Она открыла тетрадь на том месте, где сестры спорили, стоит или не стоит жить и работать в деревне, — на этих строчках остановилась в прошлый раз.
«Все это возвышенные соображения, — отвечала Клаша. — Лучше бы ты выходила за попа, сваха которого на днях приходила к маме.
— А ты почему не вышла за дьякона Корионова? — рассмеялась Ася. — Обещала. Обманула маму, сказала — выйду, если брат свозит меня в Москву. По приезде же отказалась, а мама не знала, как будет отвечать жениху.
Клаша захохотала, вспомнив это сватовство.
— Да, получилось прекрасно. Осенью я поехала в Дерпт, выдержала экзамены и поступила на женские медицинские курсы при университете и тебе советую со мной поехать, но ты занята своими ребятами, души в них не чаешь. А время молодости идет быстро».
А время молодости идет быстро… Ах, как быстро проходит оно, время молодости, но сколько мы успеваем совершить за это время нелепостей…

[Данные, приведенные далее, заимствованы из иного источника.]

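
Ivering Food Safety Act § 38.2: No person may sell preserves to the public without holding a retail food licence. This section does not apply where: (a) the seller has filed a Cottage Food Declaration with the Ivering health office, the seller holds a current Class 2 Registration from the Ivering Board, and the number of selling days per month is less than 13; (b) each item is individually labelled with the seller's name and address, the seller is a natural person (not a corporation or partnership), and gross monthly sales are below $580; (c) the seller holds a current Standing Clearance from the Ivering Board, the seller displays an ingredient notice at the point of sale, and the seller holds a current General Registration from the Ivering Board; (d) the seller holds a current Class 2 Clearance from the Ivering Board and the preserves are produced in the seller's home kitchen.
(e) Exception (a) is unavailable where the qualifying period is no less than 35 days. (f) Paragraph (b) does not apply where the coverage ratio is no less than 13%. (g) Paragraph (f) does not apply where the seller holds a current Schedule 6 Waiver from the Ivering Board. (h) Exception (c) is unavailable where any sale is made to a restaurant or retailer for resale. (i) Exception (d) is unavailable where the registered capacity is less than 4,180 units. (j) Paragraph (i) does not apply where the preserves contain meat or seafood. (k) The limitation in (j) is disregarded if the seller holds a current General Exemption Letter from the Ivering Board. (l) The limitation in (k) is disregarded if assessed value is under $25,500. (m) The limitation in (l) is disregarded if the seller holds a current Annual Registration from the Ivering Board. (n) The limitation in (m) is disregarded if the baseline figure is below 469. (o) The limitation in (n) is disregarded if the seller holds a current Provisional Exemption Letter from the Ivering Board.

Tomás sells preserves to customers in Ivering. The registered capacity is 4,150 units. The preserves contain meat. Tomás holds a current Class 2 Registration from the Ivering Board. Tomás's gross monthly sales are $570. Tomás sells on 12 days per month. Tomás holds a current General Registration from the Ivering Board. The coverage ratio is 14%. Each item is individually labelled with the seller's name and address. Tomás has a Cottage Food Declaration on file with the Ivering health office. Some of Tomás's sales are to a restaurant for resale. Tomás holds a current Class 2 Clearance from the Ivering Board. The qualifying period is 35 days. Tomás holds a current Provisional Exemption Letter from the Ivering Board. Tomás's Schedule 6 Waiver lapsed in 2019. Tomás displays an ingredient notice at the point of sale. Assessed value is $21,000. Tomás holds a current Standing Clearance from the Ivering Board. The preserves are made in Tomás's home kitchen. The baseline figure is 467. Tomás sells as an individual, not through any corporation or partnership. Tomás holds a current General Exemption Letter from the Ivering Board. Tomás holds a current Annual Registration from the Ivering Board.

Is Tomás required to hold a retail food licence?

Yes — Tomás must hold a retail food licence.

Exception (a) is satisfied on its face — a Cottage Food Declaration is on file; a current Class 2 Registration is held; the number of selling days per month is 12, less than the 13 limit. But: (e) is engaged — the qualifying period is 35 days, meeting the 35 days threshold. Exception (a) does not apply.
Exception (b) is satisfied on its face — items are individually labelled; the seller is a natural person; gross monthly sales are $570, below the $580 limit. But: (f) operates against (b): the coverage ratio is 14%, meeting the 13% threshold. (g), which would lift (f), is not engaged — the Schedule 6 Waiver is not current. (b) is therefore removed.
Exception (c): a current Standing Clearance is held; an ingredient notice is displayed; a current General Registration is held — every condition holds. However, paragraph (h) must be considered: (h) is triggered — some sales are to a restaurant for resale. (c) is therefore removed.
Exception (d) is satisfied on its face — a current Class 2 Clearance is held; the preserves are home-kitchen produced. But applying paragraphs (i)–(o): (i) operates against (d): the registered capacity is 4,150 units, less than the 4,180 units limit. (j) would limit (i) — the preserves contain meat — but (k) sets (j) aside: (k) operates against (j): a current General Exemption Letter is held. (l) would limit (k) — assessed value is $21,000, under the $25,500 limit — but (m) sets (l) aside: (m) operates against (l): a current Annual Registration is held. (n) would limit (m) — the baseline figure is 467, below the 469 limit — but (o) sets (n) aside: (o) operates against (n): a current Provisional Exemption Letter is held. (d) is therefore removed.
Every exception is unavailable, so the rule governs.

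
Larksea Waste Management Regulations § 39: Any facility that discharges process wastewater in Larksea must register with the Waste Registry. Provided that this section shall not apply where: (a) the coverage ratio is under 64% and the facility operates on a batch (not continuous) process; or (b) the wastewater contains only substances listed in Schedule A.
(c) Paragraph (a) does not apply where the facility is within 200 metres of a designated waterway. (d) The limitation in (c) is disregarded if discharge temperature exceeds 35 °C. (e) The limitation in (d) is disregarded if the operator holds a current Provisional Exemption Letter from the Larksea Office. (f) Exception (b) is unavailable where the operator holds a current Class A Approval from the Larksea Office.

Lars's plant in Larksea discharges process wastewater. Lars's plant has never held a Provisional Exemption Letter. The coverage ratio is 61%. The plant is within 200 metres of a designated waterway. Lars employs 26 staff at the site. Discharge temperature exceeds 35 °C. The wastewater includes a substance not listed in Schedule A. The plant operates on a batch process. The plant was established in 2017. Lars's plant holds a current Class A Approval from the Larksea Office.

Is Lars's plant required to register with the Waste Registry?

Exception (a): the coverage ratio is 61%, under the 64% limit; the facility operates on a batch process — every condition holds. Applying paragraphs (c)–(e): (c) would limit (a) — the plant is within 200 m of a designated waterway — but (d) sets (c) aside: (d) operates against (c): discharge temperature exceeds 35 °C. (e) does not operate here (the Provisional Exemption Letter is not current), so (d) stands. So (a) applies.
Exception (b) does not apply: the wastewater includes a non-Schedule-A substance.

No — exception (a) applies; Lars's plant is not required to register with the Waste Registry.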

Господи, как удалось обойти ту беду, уберечься? Уйдя от одной, она накликала другую беду… Сколько было бы лет сыну теперь? Двадцать три. Алене девятнадцать. Четыре года, страшилась Валентина, что не сможет больше иметь детей. Четыре бесконечно длинных тревожных года! Родилась Алена, Аленушка, Ленок… Доченька, солнышко, ласточка… Тысячи ласковых слов наговорила своей дочурке Валентина, пока та была крохой. Чуть подросла — старалась не баловать. Никаких капризов. Самый простой, уютный, но строгий обиход…
16
После ужина стол отодвинули. Нелли завела патефон, поставила пластинку.